O futuro da OMC sob a liderança de Roberto Azevêdo

por André Nahon Góes em 09/05/2013
Os amantes do Comércio Internacional e, consequentemente, das Relações Internacionais acompanharam de perto o desdobrar dos últimos meses, pois esteve – e ainda está! - em jogo o destino do sistema multilateral do comércio. Não é exagero dizer que a expectativa é enorme, afinal, o novo diretor da Organização Mundial do Comércio (OMC) terá de “resgatar” a instituição, atualmente à deriva.

Roberto Azevêdo foi escolhido para assumir o comando da entidade. Diplomata de carreira, assumiu a chefia da missão brasileira na OMC em setembro de 2008, destacando-se, desde então, pela capacidade incomparável de negociar assuntos comerciais. Angariou aliados e respeito; pavimentou, disciplinadamente, a estrada que o levou à posição que ocupará, a partir de 01 de setembro.

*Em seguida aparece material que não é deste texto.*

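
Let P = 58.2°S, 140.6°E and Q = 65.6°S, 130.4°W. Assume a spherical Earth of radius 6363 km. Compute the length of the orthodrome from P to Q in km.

cos σ = sin φ₁ sin φ₂ + cos φ₁ cos φ₂ cos Δλ
      = sin(-58.20°)sin(-65.60°) + cos(-58.20°)cos(-65.60°)cos(89.00°) = 0.7778
σ = 38.942° → d = Rσ = 6363·0.67967 = 4325 km

4325 km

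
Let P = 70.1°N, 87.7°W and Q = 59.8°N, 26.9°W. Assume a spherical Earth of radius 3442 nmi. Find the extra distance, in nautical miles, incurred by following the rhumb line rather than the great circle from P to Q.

Great circle: cos σ = sin φ₁ sin φ₂ + cos φ₁ cos φ₂ cos Δλ,  σ = 0.4597 rad → d_gc = 1582.2 nmi
Rhumb line: Δψ = -0.4305, q = Δφ/Δψ = 0.4175, d_rh = R√(Δφ²+q²Δλ²) = 1645.8 nmi
Excess = 1645.8 − 1582.2 = 63.6 ≈ 64 nmi

64 nmi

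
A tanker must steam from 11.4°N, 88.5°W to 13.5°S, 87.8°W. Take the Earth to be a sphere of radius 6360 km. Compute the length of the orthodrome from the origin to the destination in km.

Haversine: a = sin²(Δφ/2)+cos φ₁ cos φ₂ sin²(Δλ/2) = 0.04651;  σ = 2·atan2(√a,√(1−a))
σ = 24.910° → d = Rσ = 6360·0.43476 = 2765 km

2765 km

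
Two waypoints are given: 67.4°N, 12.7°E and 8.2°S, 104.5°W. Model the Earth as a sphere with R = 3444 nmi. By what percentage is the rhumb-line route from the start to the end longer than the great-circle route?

7.7%

Great circle: σ = 1.8813 rad → d_gc = Rσ = 6479.2 nmi
Rhumb: Δφ = -1.3195, Δλ = -2.0455, Δψ = -1.7539, q = Δφ/Δψ = 0.7523 → d_rh = R√(Δφ²+q²Δλ²) = 6981.2 nmi
Excess = (6981.2 − 6479.2) / 6479.2 = 502.0 / 6479.2 = 7.748% ≈ 7.7%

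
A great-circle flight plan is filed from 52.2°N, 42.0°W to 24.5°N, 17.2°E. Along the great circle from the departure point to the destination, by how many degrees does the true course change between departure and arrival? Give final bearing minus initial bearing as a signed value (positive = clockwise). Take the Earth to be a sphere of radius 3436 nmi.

Initial bearing θ₁ = atan2(sin Δλ cos φ₂, cos φ₁ sin φ₂ − sin φ₁ cos φ₂ cos Δλ) = 98.30°
Final bearing θ₂ = (initial bearing from the destination back to the start) + 180° = 138.20°
Δθ = θ₂ − θ₁ = +39.9°

+39.9°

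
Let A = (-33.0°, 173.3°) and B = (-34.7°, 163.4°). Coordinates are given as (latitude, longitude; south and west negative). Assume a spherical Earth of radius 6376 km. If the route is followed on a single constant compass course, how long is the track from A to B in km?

934 km

Rhumb course C = atan2(Δλ, Δψ) with Δψ = ln[tan(π/4+φ₂/2)/tan(π/4+φ₁/2)] = -0.0357, Δλ = -0.1728 → C = 258.32°
d = R·|Δφ| / |cos C| = 6376·0.02967 / 0.20249 = 934 km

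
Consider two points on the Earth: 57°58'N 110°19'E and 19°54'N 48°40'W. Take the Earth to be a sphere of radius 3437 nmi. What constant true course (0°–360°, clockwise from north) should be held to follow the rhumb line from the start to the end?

Meridional parts: M(φ₁)=+1.2481, M(φ₂)=+0.3545 → ΔM = -0.8935;  Δλ = -2.7748 rad
tan C = Δλ / ΔM = +3.1054 → C = 252.15°

252.2°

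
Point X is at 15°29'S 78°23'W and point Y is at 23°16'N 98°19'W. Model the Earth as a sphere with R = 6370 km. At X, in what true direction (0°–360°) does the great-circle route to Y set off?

θ = atan2( sin Δλ·cos φ₂ ,  cos φ₁ sin φ₂ − sin φ₁ cos φ₂ cos Δλ )
  = atan2(-0.3132, +0.6112) = 332.87°

332.9°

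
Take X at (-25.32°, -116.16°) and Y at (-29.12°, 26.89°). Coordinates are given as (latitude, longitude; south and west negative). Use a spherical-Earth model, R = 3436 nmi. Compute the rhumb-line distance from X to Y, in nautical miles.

Δψ = ln[tan(π/4+φ₂/2)/tan(π/4+φ₁/2)] = -0.0746;  Δφ = -0.0663 rad,  Δλ = +2.4967 rad
q = Δφ/Δψ = 0.8890
d = R·√(Δφ² + q²Δλ²) = 3436·2.22057 = 7630 nmi

7630 nmi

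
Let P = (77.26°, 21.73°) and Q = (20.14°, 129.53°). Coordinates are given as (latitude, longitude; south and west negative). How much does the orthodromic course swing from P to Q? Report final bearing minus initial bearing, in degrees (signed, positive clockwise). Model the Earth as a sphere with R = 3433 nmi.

+99.1°

Initial bearing θ₁ = atan2(sin Δλ cos φ₂, cos φ₁ sin φ₂ − sin φ₁ cos φ₂ cos Δλ) = 68.29°
Final bearing θ₂ = (initial bearing from the destination back to the start) + 180° = 167.39°
Δθ = θ₂ − θ₁ = +99.1°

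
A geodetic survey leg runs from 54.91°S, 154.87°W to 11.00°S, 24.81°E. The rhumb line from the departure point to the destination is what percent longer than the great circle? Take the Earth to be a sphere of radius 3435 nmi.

31.7%

Great circle: σ = 1.9912 rad → d_gc = Rσ = 6839.9 nmi
Rhumb: Δφ = +0.7664, Δλ = +3.1360, Δψ = +0.9583, q = Δφ/Δψ = 0.7997 → d_rh = R√(Δφ²+q²Δλ²) = 9007.8 nmi
Excess = (9007.8 − 6839.9) / 6839.9 = 2167.9 / 6839.9 = 31.69% ≈ 31.7%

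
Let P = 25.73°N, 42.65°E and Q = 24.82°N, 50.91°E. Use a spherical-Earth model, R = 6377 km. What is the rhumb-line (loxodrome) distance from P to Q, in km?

Δψ = ln[tan(π/4+φ₂/2)/tan(π/4+φ₁/2)] = -0.0176;  Δφ = -0.0159 rad,  Δλ = +0.1442 rad
q = Δφ/Δψ = 0.9043
d = R·√(Δφ² + q²Δλ²) = 6377·0.13133 = 837 km

837 km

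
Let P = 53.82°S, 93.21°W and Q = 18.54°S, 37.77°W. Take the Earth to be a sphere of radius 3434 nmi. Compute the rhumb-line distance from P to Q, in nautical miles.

Δψ = ln[tan(π/4+φ₂/2)/tan(π/4+φ₁/2)] = +0.7895;  Δφ = +0.6158 rad,  Δλ = +0.9676 rad
q = Δφ/Δψ = 0.7800
d = R·√(Δφ² + q²Δλ²) = 3434·0.97403 = 3345 nmi

3345 nmi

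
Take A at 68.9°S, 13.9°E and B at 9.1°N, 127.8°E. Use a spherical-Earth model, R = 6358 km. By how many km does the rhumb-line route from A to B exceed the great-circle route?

873 km

Great circle: cos σ = sin φ₁ sin φ₂ + cos φ₁ cos φ₂ cos Δλ,  σ = 1.8667 rad → d_gc = 11868.2 km
Rhumb line: Δψ = +1.8402, q = Δφ/Δψ = 0.7398, d_rh = R√(Δφ²+q²Δλ²) = 12741.5 km
Excess = 12741.5 − 11868.2 = 873.3 ≈ 873 km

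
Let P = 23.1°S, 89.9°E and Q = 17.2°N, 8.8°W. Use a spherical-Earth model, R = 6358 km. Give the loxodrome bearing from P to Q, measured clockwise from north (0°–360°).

Meridional parts: M(φ₁)=-0.4146, M(φ₂)=+0.3048 → ΔM = +0.7194;  Δλ = -1.7226 rad
tan C = Δλ / ΔM = -2.3947 → C = 292.67°

292.7°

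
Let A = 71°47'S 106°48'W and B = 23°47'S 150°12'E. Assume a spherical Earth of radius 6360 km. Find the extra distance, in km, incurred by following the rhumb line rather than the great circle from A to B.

Great circle: cos σ = sin φ₁ sin φ₂ + cos φ₁ cos φ₂ cos Δλ,  σ = 1.2464 rad → d_gc = 7927.2 km
Rhumb line: Δψ = +1.4030, q = Δφ/Δψ = 0.5971, d_rh = R√(Δφ²+q²Δλ²) = 8660.1 km
Excess = 8660.1 − 7927.2 = 732.9 ≈ 733 km

733 km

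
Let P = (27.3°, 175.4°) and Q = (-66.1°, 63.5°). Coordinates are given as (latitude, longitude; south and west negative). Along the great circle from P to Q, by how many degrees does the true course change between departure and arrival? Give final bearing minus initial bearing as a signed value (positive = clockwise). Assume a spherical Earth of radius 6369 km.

+71.3°

At departure: θ₁ = atan2(sin Δλ cos φ₂, cos φ₁ sin φ₂ − sin φ₁ cos φ₂ cos Δλ) = 206.83°
At arrival: θ₂ = atan2(sin Δλ cos φ₁, −cos φ₂ sin φ₁ + sin φ₂ cos φ₁ cos Δλ) = 278.09°
Δθ = θ₂ − θ₁ = +71.3°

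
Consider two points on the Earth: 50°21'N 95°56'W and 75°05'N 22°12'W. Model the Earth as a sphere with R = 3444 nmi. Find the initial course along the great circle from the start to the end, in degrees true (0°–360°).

23.8°

θ = atan2( sin Δλ·cos φ₂ ,  cos φ₁ sin φ₂ − sin φ₁ cos φ₂ cos Δλ )
  = atan2(+0.2471, +0.5611) = 23.77°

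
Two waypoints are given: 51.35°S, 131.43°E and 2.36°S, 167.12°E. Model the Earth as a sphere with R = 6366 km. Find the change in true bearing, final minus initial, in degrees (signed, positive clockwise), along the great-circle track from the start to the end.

At departure: θ₁ = atan2(sin Δλ cos φ₂, cos φ₁ sin φ₂ − sin φ₁ cos φ₂ cos Δλ) = 43.79°
At arrival: θ₂ = atan2(sin Δλ cos φ₁, −cos φ₂ sin φ₁ + sin φ₂ cos φ₁ cos Δλ) = 25.63°
Δθ = θ₂ − θ₁ = -18.2°

-18.2°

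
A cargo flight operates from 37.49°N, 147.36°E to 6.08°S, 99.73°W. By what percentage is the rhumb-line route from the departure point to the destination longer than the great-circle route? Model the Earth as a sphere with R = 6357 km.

Great circle: σ = 1.9515 rad → d_gc = Rσ = 12405.9 km
Rhumb: Δφ = -0.7604, Δλ = +1.9707, Δψ = -0.8130, q = Δφ/Δψ = 0.9353 → d_rh = R√(Δφ²+q²Δλ²) = 12674.9 km
Excess = (12674.9 − 12405.9) / 12405.9 = 269.0 / 12405.9 = 2.17% ≈ 2.2%

2.2%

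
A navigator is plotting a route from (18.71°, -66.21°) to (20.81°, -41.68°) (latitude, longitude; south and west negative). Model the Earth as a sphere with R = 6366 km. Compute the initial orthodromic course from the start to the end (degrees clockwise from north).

N = sin Δλ·cos φ₂ = +0.3881;  D = cos φ₁ sin φ₂ − sin φ₁ cos φ₂ cos Δλ = +0.0637
initial course = atan2(N, D) = 80.68°

80.7°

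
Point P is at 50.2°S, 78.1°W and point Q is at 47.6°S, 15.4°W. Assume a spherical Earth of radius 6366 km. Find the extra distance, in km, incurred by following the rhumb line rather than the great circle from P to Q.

136 km

Great circle: cos σ = sin φ₁ sin φ₂ + cos φ₁ cos φ₂ cos Δλ,  σ = 0.6993 rad → d_gc = 4451.6 km
Rhumb line: Δψ = +0.0691, q = Δφ/Δψ = 0.6572, d_rh = R√(Δφ²+q²Δλ²) = 4587.3 km
Excess = 4587.3 − 4451.6 = 135.7 ≈ 136 km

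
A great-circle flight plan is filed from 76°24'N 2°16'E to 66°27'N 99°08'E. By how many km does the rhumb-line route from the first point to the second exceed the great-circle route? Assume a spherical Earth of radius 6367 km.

370 km

Great circle: cos σ = sin φ₁ sin φ₂ + cos φ₁ cos φ₂ cos Δλ,  σ = 0.4954 rad → d_gc = 3154.3 km
Rhumb line: Δψ = -0.5586, q = Δφ/Δψ = 0.3109, d_rh = R√(Δφ²+q²Δλ²) = 3524.6 km
Excess = 3524.6 − 3154.3 = 370.3 ≈ 370 km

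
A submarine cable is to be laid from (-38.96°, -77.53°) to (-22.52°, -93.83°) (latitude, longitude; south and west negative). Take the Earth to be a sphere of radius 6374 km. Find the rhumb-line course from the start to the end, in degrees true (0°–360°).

Δψ = ln[tan(π/4+φ₂/2)/tan(π/4+φ₁/2)] = +0.3358
Δλ = -0.2845 rad (taken the short way round)
course = atan2(Δλ, Δψ) = 319.73°

319.7°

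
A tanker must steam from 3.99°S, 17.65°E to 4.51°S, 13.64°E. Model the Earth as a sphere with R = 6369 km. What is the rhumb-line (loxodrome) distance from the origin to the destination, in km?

448 km

Rhumb course C = atan2(Δλ, Δψ) with Δψ = ln[tan(π/4+φ₂/2)/tan(π/4+φ₁/2)] = -0.0091, Δλ = -0.0700 → C = 262.59°
d = R·|Δφ| / |cos C| = 6369·0.00908 / 0.12895 = 448 km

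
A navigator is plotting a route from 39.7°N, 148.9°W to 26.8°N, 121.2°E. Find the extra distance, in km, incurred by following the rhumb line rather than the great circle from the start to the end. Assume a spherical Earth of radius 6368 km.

311 km

Great circle: cos σ = sin φ₁ sin φ₂ + cos φ₁ cos φ₂ cos Δλ,  σ = 1.2774 rad → d_gc = 8134.5 km
Rhumb line: Δψ = -0.2703, q = Δφ/Δψ = 0.8330, d_rh = R√(Δφ²+q²Δλ²) = 8445.6 km
Excess = 8445.6 − 8134.5 = 311.1 ≈ 311 km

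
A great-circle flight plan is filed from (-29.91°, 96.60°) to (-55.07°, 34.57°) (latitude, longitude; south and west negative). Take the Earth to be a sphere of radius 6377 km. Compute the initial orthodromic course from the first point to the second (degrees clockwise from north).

221.2°

θ = atan2( sin Δλ·cos φ₂ ,  cos φ₁ sin φ₂ − sin φ₁ cos φ₂ cos Δλ )
  = atan2(-0.5057, -0.5767) = 221.24°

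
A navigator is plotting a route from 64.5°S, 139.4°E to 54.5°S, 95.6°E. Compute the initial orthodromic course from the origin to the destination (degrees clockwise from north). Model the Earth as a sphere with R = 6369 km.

274.0°

N = sin Δλ·cos φ₂ = -0.4019;  D = cos φ₁ sin φ₂ − sin φ₁ cos φ₂ cos Δλ = +0.0278
initial course = atan2(N, D) = 273.96°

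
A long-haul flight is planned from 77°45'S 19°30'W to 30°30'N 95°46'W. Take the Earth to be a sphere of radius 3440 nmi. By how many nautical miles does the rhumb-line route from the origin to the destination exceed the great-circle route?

Great circle: cos σ = sin φ₁ sin φ₂ + cos φ₁ cos φ₂ cos Δλ,  σ = 2.0405 rad → d_gc = 7019.2 nmi
Rhumb line: Δψ = +2.7914, q = Δφ/Δψ = 0.6768, d_rh = R√(Δφ²+q²Δλ²) = 7200.4 nmi
Excess = 7200.4 − 7019.2 = 181.2 ≈ 181 nmi

181 nmi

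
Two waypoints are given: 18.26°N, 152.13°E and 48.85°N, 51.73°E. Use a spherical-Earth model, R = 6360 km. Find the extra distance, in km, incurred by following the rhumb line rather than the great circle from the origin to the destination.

485 km

Great circle: cos σ = sin φ₁ sin φ₂ + cos φ₁ cos φ₂ cos Δλ,  σ = 1.4474 rad → d_gc = 9205.2 km
Rhumb line: Δψ = +0.6556, q = Δφ/Δψ = 0.8144, d_rh = R√(Δφ²+q²Δλ²) = 9690.4 km
Excess = 9690.4 − 9205.2 = 485.2 ≈ 485 km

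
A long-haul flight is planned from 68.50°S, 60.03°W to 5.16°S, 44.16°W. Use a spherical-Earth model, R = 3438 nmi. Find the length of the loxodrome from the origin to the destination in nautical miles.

Rhumb course C = atan2(Δλ, Δψ) with Δψ = ln[tan(π/4+φ₂/2)/tan(π/4+φ₁/2)] = +1.5713, Δλ = +0.2770 → C = 10.00°
d = R·|Δφ| / |cos C| = 3438·1.10549 / 0.98482 = 3859 nmi

3859 nmi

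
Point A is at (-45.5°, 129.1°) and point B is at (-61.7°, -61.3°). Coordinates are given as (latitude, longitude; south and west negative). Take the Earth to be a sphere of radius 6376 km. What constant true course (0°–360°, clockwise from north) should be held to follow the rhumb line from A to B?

Δψ = ln[tan(π/4+φ₂/2)/tan(π/4+φ₁/2)] = -0.4841
Δλ = +2.9601 rad (taken the short way round)
course = atan2(Δλ, Δψ) = 99.29°

99.3°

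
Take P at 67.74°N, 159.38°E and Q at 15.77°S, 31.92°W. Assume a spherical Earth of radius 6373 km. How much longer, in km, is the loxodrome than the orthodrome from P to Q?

2918 km

Great circle: cos σ = sin φ₁ sin φ₂ + cos φ₁ cos φ₂ cos Δλ,  σ = 2.2256 rad → d_gc = 14183.8 km
Rhumb line: Δψ = -1.9047, q = Δφ/Δψ = 0.7652, d_rh = R√(Δφ²+q²Δλ²) = 17101.8 km
Excess = 17101.8 − 14183.8 = 2918.0 ≈ 2918 km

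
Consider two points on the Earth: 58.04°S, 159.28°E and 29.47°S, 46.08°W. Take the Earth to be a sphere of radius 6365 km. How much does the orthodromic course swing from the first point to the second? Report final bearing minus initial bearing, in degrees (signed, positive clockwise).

Initial bearing θ₁ = atan2(sin Δλ cos φ₂, cos φ₁ sin φ₂ − sin φ₁ cos φ₂ cos Δλ) = 158.11°
Final bearing θ₂ = (initial bearing from the destination back to the start) + 180° = 13.10°
Δθ = θ₂ − θ₁ = -145.0°

-145.0°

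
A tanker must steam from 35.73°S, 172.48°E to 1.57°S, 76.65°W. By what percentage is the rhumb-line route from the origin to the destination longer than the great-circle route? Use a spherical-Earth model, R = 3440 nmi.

2.6%

Great circle: σ = 1.8474 rad → d_gc = Rσ = 6355.0 nmi
Rhumb: Δφ = +0.5962, Δλ = +1.9350, Δψ = +0.6411, q = Δφ/Δψ = 0.9300 → d_rh = R√(Δφ²+q²Δλ²) = 6521.7 nmi
Excess = (6521.7 − 6355.0) / 6355.0 = 166.7 / 6355.0 = 2.62% ≈ 2.6%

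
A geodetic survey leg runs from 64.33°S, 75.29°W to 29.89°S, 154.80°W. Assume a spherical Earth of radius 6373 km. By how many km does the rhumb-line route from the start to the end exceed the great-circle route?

327 km

Great circle: cos σ = sin φ₁ sin φ₂ + cos φ₁ cos φ₂ cos Δλ,  σ = 1.0268 rad → d_gc = 6544.0 km
Rhumb line: Δψ = +0.9320, q = Δφ/Δψ = 0.6449, d_rh = R√(Δφ²+q²Δλ²) = 6870.7 km
Excess = 6870.7 − 6544.0 = 326.7 ≈ 327 km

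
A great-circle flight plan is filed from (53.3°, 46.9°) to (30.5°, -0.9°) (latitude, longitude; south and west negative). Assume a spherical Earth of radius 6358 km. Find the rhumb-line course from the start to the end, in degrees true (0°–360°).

236.9°

Δψ = ln[tan(π/4+φ₂/2)/tan(π/4+φ₁/2)] = -0.5442
Δλ = -0.8343 rad (taken the short way round)
course = atan2(Δλ, Δψ) = 236.89°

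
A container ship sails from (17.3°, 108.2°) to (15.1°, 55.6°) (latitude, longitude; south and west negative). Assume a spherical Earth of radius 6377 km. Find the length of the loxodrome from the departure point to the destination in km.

5627 km

Δψ = ln[tan(π/4+φ₂/2)/tan(π/4+φ₁/2)] = -0.0400;  Δφ = -0.0384 rad,  Δλ = -0.9180 rad
q = Δφ/Δψ = 0.9602
d = R·√(Δφ² + q²Δλ²) = 6377·0.88236 = 5627 km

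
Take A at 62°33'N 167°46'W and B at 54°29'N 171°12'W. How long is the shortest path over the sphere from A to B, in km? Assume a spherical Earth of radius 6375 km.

919 km

cos σ = sin φ₁ sin φ₂ + cos φ₁ cos φ₂ cos Δλ
      = sin(62.55°)sin(54.48°) + cos(62.55°)cos(54.48°)cos(-3.43°) = 0.9896
σ = 8.261° → d = Rσ = 6375·0.14417 = 919 km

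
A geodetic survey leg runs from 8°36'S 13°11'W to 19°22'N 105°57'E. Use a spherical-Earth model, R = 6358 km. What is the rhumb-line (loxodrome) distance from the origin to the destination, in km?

13393 km

Δψ = ln[tan(π/4+φ₂/2)/tan(π/4+φ₁/2)] = +0.4953;  Δφ = +0.4881 rad,  Δλ = +2.0793 rad
q = Δφ/Δψ = 0.9855
d = R·√(Δφ² + q²Δλ²) = 6358·2.10641 = 13393 km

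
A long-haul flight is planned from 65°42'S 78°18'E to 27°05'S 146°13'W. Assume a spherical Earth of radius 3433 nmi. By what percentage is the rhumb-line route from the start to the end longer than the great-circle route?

Great circle: σ = 1.4165 rad → d_gc = Rσ = 4862.8 nmi
Rhumb: Δφ = +0.6740, Δλ = +2.3646, Δψ = +1.0444, q = Δφ/Δψ = 0.6453 → d_rh = R√(Δφ²+q²Δλ²) = 5726.9 nmi
Excess = (5726.9 − 4862.8) / 4862.8 = 864.1 / 4862.8 = 17.77% ≈ 17.8%

17.8%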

A candidatura do brasileiro não foi unanimidade, nem poderia ser. O rival na última rodada do pleito, o mexicano Herminio Blanco, contou com o voto dos Estados Unidos, a campanha aberta de França e Inglaterra, além do apoio de boa parte do mundo desenvolvido. A surpresa (sic) foi o Paraguai, que foi contrário a Azevêdo: vedenta contra a suspensão do Mercosul?

Um parênteses. Se alguém tinha dúvida da efetividade da política externa do Brasil para a África, enaltecida e ampliada pelo governo Lula... a resposta não poderia ter vindo em tom mais esclarecedor. A contribuição mais incisiva veio dos parceiros de além-mar, confiantes de que o brasileiro não esquecerá os laços de amizade entre africanos e brasileiros. 

Em sua primeira coletiva de imprensa após a decisão, Roberto Azevêdo enfatizou alguns aspectos, aos quais deveremos estar atentos no futuro próximo. Reconheceu que a OMC está em “estado crítico”: mais importante do que “ter o que queremos, é salvarmos o que temos”. A Rodada Doha é prioridade absoluta, é o caminho para retirar a OMC da paralisia. Nesse esforço, a Reunião Ministerial de Bali, em dezembro de 2013, privilegiará a facilitação do comércio em agricultura e a promoção do desenvolvimento.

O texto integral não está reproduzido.